Python regex match word in string

Regular expressions (regex) in Python are a robust toolset that empowers developers to perform intricate pattern matching and string searching operations. One frequent use case involves matching a particular word within a larger string, allowing for precise information retrieval.

Basic Syntax for Matching Words

Matching specific words within a larger string is a common task when working with regular expressions (regex) in Python. Understanding the basic syntax for word matching is essential for effective text processing and pattern matching. In this section, we will explore the fundamental syntax for matching words using Python’s regex module. The table below explains in detail the syntax elements for matching words:

Syntax element	Description
Word Boundary	Denoted by the metacharacter `‘\b’`. It represents a position between a word character (typically a letter, digit, or underscore) and a non-word character (anything other than a word character).
Word Character	Denoted by the metacharacter `‘\w’`. It matches any word character, including letters, digits, and underscores. They are equivalent to the character class `[a-zA-Z0-9_]`.
Quantifiers	Allow you to specify the number of times a particular element should occur e.g. *, +, ?, {n}, {n, }, {n, m}

Syntax elements for matching words

Understanding Word Boundaries

Having looked at the syntax elements for matching words, let us now understand what word boundaries are in regex. Word boundaries represent positions in the text where a word character (\w) is adjacent to a non-word character (\W). In other words, they mark the boundaries between words and non-word characters. For better understanding let us look at an example:


import re

text = "If there is an online platform for sharpening your coding skills then SparkByExamples.com is the one."

# match the word 'coding' using word boundaries
pattern = r"\bcoding\b"

matches = re.findall(pattern, text)
print(matches)

Here is a breakdown of the code snippet. A string variable text is defined, then a pattern r"\bcoding\b" is created. The \b represents a word boundary and ensures that the word “coding” is matched only as a complete word. It prevents matching partial occurrences within larger words.

The re.findall() method is called with the pattern and the text as arguments. This method searches for all non-overlapping occurrences of the pattern in the given text and returns them as a list.

The resulting list of matches is stored in the variable matches.

Output:


#Output
['coding']

Matching Whole Words

As you are working with the re module, there might be scenarios where you only want to match a specific word within a string. For this task, you can use the \b metacharacter at the start and end of your pattern. Here is an example that demonstrates this:


import re

# the string to search the match in
text = "Spark, Sparkly and Sparky are the same words"
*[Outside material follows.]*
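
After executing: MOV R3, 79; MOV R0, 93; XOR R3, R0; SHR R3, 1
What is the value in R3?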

# match the word 'cat' as a whole word
pattern = r"\bSpark\b"

# performing the match
matches = re.findall(pattern, text)
print(matches)

In this example, a string variable text is defined, containing the sentence “Spark, Sparkly and Sparky are the same words.” This is the text in which we want to search for matches.

The pattern r”\bSpark\b” is defined. It uses \b to specify word boundaries, ensuring that the word “Spark” is matched only as a complete word. It will not match occurrences of “Spark” within other words like “Sparkly” or “Sparky”.

The re.findall() method is called with the pattern and the text as arguments. This method searches for all non-overlapping occurrences of the pattern in the given text and returns them as a list.

The resulting list of matches is stored in the variable matches.

Output:


#Output
['Spark']

Matching Case-Insensitive Words

In situations, where you want to match case-insensitive words you can use the re.IGNORECASE flag or the re.I flag. This flag allows the regex pattern to match words regardless of their case. Here is an example:


import re

# the string to search the match in
text = "At SparkByExamples.com you learn to CODE by coding"

# match the word 'CODE' case-insensitively
pattern = r"CODE"

matches = re.findall(pattern, text, re.IGNORECASE)
print(matches)

In the code, we define the string to search for matches as "At SparkByExamples.com you learn to CODE by coding".

Then we define the pattern to match as “CODE”. After that, we used re.findall() to find all occurrences of the pattern in the text. The function returns a list of all matches.

The re.IGNORECASE flag is used as an optional argument to make the pattern-matching case insensitive. This means it will match both "CODE" and "code" in the text.

Output:


#Output
['CODE']

Matching Multiple Occurrences

If you want to match multiple occurrences then the re.findall() is the method to use. This method searches for all non-overlapping occurrences of a pattern in a given text and returns them as a list. An example would look like this:


import re

# the string to search the match in
text = "If there is an online platform for sharpening your coding skills then SparkByExamples.com is the one."

# match all the occurences of the word 'is' 
pattern = r"is"

matches = re.findall(pattern, text)
print(matches)

In the code, the pattern is is defined, which represents the literal string "is" that we want to match in the given text. Note that the pattern is case-sensitive, so it will only match the lowercase "is" in the text.

Output:


#Output
['is', 'is']

Conclusion

That concludes our tutorial. You have learned how to do word matching in regex and we hope this knowledge gained will be useful in your future Python regex projects.